12 Replies to “Gastroparesis Patient Seminar – Parham Doctors’ Hospital”

  1. If you suspect you have this, ask for a gastric emptying test and stomach ultrasound ASAP. My doctor made me go through (and pay for) SO MANY other tests looking for an obstruction that wasn't there.
    (The ultrasound will show them if there are gallstones, etc, the gastric emptying will prove your stomach is digesting way too slowly.) You may also need an upper endoscopy. If you have Diabetes you'll have a much easier time getting your correct diagnosis of GP!

    Lastly: When you are symptomatic GO TO THE ER. The doctors at the ER are top notch and they can give you strong medications that other doctors shy away from. Tell the doctor straight up that you suspect GP.
    If I hadn't gone to the ER (twice) and met a doctor with the balls to give me Reglan and Bentyl, I'd still be in the hospital right now puking my guts up.

    PS. Never be afraid to fire your doctor. Keep moving to a new doctor until you find the one who will listen to you.

  2. is it possible that a BEZOAR is mistaken for food in the stomach after a 12 – 16 hour fast and that most MD's are just ignorant about BEZOARS ?

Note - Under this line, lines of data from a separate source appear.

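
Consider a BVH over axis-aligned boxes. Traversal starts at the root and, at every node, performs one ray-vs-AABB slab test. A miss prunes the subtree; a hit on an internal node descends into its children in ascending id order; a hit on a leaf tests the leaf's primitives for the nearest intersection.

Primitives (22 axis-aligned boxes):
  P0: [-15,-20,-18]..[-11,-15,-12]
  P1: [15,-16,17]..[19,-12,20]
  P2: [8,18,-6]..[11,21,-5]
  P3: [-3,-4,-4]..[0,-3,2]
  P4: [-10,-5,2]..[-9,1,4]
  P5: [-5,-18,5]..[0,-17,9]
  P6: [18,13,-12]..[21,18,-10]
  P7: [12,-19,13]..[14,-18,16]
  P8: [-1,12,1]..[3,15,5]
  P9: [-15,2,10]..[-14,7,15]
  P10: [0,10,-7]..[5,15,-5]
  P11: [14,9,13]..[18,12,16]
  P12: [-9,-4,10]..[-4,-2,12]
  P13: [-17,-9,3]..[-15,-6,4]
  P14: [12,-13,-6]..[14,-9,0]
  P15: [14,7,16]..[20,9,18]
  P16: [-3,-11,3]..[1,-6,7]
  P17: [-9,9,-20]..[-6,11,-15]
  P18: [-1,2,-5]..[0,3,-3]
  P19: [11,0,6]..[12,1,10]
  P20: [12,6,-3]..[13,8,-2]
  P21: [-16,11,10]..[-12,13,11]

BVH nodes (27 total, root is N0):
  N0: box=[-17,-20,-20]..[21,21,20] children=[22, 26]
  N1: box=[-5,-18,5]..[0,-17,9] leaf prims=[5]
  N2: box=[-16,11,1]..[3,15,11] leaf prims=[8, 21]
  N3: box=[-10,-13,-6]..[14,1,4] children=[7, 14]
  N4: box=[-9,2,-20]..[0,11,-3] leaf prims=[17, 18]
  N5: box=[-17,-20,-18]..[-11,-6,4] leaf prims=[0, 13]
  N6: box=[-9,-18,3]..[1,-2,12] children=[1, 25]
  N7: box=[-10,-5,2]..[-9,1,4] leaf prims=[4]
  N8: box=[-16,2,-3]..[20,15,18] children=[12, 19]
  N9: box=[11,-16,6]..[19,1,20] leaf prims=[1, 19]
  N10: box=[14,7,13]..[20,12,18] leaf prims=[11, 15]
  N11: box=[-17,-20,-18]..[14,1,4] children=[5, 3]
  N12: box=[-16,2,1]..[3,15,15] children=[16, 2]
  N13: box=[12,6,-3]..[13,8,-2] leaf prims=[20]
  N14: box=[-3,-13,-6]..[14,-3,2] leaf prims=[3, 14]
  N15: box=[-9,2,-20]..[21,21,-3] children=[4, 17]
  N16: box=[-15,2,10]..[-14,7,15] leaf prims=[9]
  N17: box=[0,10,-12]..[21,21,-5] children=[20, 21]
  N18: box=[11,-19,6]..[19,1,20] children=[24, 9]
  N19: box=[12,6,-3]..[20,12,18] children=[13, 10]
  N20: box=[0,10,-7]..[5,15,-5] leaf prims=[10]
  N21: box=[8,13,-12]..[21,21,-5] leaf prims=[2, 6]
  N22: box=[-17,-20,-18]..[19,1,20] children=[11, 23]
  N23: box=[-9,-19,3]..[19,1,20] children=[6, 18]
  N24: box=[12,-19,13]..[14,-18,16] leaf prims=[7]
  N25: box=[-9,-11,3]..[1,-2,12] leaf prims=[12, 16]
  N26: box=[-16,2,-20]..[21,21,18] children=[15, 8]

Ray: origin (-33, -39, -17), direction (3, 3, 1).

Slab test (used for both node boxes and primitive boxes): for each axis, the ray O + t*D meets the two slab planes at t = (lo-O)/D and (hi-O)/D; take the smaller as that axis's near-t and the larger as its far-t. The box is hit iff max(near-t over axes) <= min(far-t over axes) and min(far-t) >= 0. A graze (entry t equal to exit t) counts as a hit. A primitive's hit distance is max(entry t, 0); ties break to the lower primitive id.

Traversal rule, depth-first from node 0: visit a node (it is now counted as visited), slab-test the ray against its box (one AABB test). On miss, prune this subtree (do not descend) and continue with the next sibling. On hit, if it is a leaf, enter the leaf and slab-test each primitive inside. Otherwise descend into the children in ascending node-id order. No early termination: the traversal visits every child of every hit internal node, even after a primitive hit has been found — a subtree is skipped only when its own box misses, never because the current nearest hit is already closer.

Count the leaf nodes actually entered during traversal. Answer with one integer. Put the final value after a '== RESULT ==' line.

Walk:
N0 x:[16/3,18] y:[19/3,20] z:[-3,37] -> hit [19/3,18], descend [22, 26]
  N22 x:[16/3,52/3] y:[19/3,40/3] z:[-1,37] -> hit [19/3,40/3], descend [11, 23]
    N11 x:[16/3,47/3] y:[19/3,40/3] z:[-1,21] -> hit [19/3,40/3], descend [3, 5]
      N3 x:[23/3,47/3] y:[26/3,40/3] z:[11,21] -> hit [11,40/3], descend [7, 14]
        N7 x:[23/3,8] y:[34/3,40/3] z:[19,21] -> miss, prune
        N14 x:[10,47/3] y:[26/3,12] z:[11,19] -> hit [11,12] leaf, test {P3(miss), P14(miss)}
      N5 x:[16/3,22/3] y:[19/3,11] z:[-1,21] -> hit [19/3,22/3] leaf, test {P0(miss), P13(miss)}
    N23 x:[8,52/3] y:[20/3,40/3] z:[20,37] -> miss, prune
  N26 x:[17/3,18] y:[41/3,20] z:[-3,35] -> hit [41/3,18], descend [8, 15]
    N8 x:[17/3,53/3] y:[41/3,18] z:[14,35] -> hit [14,53/3], descend [12, 19]
      N12 x:[17/3,12] y:[41/3,18] z:[18,32] -> miss, prune
      N19 x:[15,53/3] y:[15,17] z:[14,35] -> hit [15,17], descend [10, 13]
        N10 x:[47/3,53/3] y:[46/3,17] z:[30,35] -> miss, prune
        N13 x:[15,46/3] y:[15,47/3] z:[14,15] -> hit [15,15] leaf, test {P20@t=15}
    N15 x:[8,18] y:[41/3,20] z:[-3,14] -> hit [41/3,14], descend [4, 17]
      N4 x:[8,11] y:[41/3,50/3] z:[-3,14] -> miss, prune
      N17 x:[11,18] y:[49/3,20] z:[5,12] -> miss, prune

17 AABB tests over nodes [0, 22, 11, 3, 7, 14, 5, 23, 26, 8, 12, 19, 10, 13, 15, 4, 17]; 3 leaves entered; closest P20.

== RESULT ==
3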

  3. Metoclopramide is an awful drug. Tardive dyskinesia and mental and sexual side effects should not be taken lightly.

    Also, they suspect Domperidone might lead to heart complications.

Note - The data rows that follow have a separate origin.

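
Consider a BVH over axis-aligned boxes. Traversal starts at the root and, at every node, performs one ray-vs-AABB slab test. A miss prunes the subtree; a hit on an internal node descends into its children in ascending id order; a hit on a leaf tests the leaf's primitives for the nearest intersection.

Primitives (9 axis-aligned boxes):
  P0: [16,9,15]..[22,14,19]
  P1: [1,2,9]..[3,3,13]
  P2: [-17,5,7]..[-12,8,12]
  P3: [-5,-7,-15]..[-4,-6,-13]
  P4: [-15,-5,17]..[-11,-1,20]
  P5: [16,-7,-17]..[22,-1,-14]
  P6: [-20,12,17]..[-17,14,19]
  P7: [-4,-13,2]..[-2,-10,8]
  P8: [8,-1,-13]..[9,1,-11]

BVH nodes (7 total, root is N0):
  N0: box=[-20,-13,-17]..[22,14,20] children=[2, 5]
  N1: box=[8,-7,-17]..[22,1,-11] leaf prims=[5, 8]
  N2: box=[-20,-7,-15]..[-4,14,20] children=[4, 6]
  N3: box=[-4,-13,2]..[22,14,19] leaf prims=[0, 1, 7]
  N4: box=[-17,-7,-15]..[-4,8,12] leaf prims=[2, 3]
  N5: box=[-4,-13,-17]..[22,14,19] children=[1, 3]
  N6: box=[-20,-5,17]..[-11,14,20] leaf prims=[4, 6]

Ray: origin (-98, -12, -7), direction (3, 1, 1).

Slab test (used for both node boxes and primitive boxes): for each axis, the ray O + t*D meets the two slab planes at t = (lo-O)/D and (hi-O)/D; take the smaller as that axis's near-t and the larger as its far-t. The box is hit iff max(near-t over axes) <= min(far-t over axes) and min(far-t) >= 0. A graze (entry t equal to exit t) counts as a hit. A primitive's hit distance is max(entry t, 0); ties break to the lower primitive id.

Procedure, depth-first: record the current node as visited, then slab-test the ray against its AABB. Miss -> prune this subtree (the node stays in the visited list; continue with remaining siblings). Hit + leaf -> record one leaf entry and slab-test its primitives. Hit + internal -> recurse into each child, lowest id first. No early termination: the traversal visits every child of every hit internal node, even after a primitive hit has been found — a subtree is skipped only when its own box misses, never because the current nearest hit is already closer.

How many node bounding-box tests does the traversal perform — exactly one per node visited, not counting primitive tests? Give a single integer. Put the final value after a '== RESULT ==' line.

Trace the traversal:
N0 x:[26,40] y:[-1,26] z:[-10,27] -> hit [26,26], descend [2, 5]
  N2 x:[26,94/3] y:[5,26] z:[-8,27] -> hit [26,26], descend [4, 6]
    N4 x:[27,94/3] y:[5,20] z:[-8,19] -> miss, prune
    N6 x:[26,29] y:[7,26] z:[24,27] -> hit [26,26] leaf, test {P4(miss), P6@t=26}
  N5 x:[94/3,40] y:[-1,26] z:[-10,26] -> miss, prune

Visited [0, 2, 4, 6, 5]. Tests: 5 box, 1 leaf. Nearest: P6.

== RESULT ==
5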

  4. im not diabetic i got severe pain cant eat cant drink nausea all the time..took my gallbladder out 5 weeks ago even sicker now anyway over it,,

  5. I find your video well presented especially to the nub patient/and support system, so thank you for that! I have had GP for about 9ish years which started after a chronic pancreatitis dx 13years ago. It’s been hell!! I underwent major surgery for CP in 2011 to remove my total pancreas/spleen/gallbladder/duodenum and had an islet cell transplantation into my liver in hopes to lessen my post op diabetes. Did suffer many complications and my severity of GP is one of them!! I am insulin dependent and just recently have been placed on an insulin pump and CGM which have been game changers for me!! Anyway…the reason I wanted to post is to say that in some cases no feeding tubes are sometimes a long term option!!! I’ve had one for 3 years(switched sides with new tube every 8 weeks) due to fighting a abscess/mesh infection in my abdomen for over 18 months from attempting to place a surgical J tube thru my mesh. I went septic a few times, ugh!! So now I have a solid piece of mesh and tummy tubes are a NONO!!! I wish not but that’s my reality. Thanks again for the video!!

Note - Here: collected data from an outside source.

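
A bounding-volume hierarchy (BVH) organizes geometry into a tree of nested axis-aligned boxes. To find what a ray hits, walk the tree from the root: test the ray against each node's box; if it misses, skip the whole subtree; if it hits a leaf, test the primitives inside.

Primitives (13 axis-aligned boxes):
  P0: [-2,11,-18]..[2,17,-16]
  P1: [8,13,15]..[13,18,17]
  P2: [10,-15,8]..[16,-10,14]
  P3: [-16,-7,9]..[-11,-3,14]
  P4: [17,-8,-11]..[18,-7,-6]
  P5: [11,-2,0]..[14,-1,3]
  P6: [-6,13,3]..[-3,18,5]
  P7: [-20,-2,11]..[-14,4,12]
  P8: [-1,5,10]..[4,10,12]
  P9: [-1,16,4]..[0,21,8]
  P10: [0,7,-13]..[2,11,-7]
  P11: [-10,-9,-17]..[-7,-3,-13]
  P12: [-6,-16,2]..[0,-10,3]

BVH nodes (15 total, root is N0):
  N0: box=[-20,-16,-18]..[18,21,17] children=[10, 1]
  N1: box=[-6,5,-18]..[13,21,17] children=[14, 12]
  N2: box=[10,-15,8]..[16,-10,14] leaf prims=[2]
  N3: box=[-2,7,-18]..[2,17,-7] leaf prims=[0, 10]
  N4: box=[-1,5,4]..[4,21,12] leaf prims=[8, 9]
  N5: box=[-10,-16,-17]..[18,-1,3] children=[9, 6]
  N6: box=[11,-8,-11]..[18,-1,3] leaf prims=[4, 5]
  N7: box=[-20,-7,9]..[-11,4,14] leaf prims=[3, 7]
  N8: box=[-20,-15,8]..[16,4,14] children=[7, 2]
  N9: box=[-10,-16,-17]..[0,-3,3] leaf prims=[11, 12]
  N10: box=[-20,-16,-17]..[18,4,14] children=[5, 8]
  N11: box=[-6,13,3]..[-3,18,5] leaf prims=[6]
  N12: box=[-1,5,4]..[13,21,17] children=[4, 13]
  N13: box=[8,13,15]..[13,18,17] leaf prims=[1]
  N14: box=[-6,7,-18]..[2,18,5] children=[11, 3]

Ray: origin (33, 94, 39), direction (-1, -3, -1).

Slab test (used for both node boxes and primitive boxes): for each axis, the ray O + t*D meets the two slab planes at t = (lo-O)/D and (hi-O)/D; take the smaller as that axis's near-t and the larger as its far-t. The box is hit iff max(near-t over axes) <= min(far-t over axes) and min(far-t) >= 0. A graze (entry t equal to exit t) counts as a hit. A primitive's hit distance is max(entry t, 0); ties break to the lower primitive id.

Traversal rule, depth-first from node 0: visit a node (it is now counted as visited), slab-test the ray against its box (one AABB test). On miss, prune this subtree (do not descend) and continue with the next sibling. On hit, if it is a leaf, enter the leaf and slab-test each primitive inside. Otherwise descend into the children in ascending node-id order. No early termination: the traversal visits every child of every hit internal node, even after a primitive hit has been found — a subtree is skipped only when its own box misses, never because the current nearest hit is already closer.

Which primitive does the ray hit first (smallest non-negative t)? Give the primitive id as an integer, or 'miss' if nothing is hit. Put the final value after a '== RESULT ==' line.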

  6. My daughter has this and when it acts up left side under her breast swells up real big. They did a test and they said its her intestines swollen. Dont know how to stop this

  7. The moment you said Epstein Barr…. I have had Epstein barr since age 16 and now possibly have Gastroparesis with procedures scheduled next month!! Cannot keep food down and I've lost 75 pounds in the last 6 months.😢

  8. What happens when you end up gastroparesis but you are Type 1 diabetic with brittle diabetes . I have been diagnosed with gastroparesis and in the last month I have been in ICU 4 times this month .

  9. Does he see patients from other states? I am in North Alabama and no gastrologist will see me around here. I have a gj tube. I have pots, SMAS, GERD, MALS, Gastroparesis , and Nutcracker phenomenon. As soon as I tell them my problems. They say no I cant see you. You are to complicated and I have no idea how to take care of a gj tube.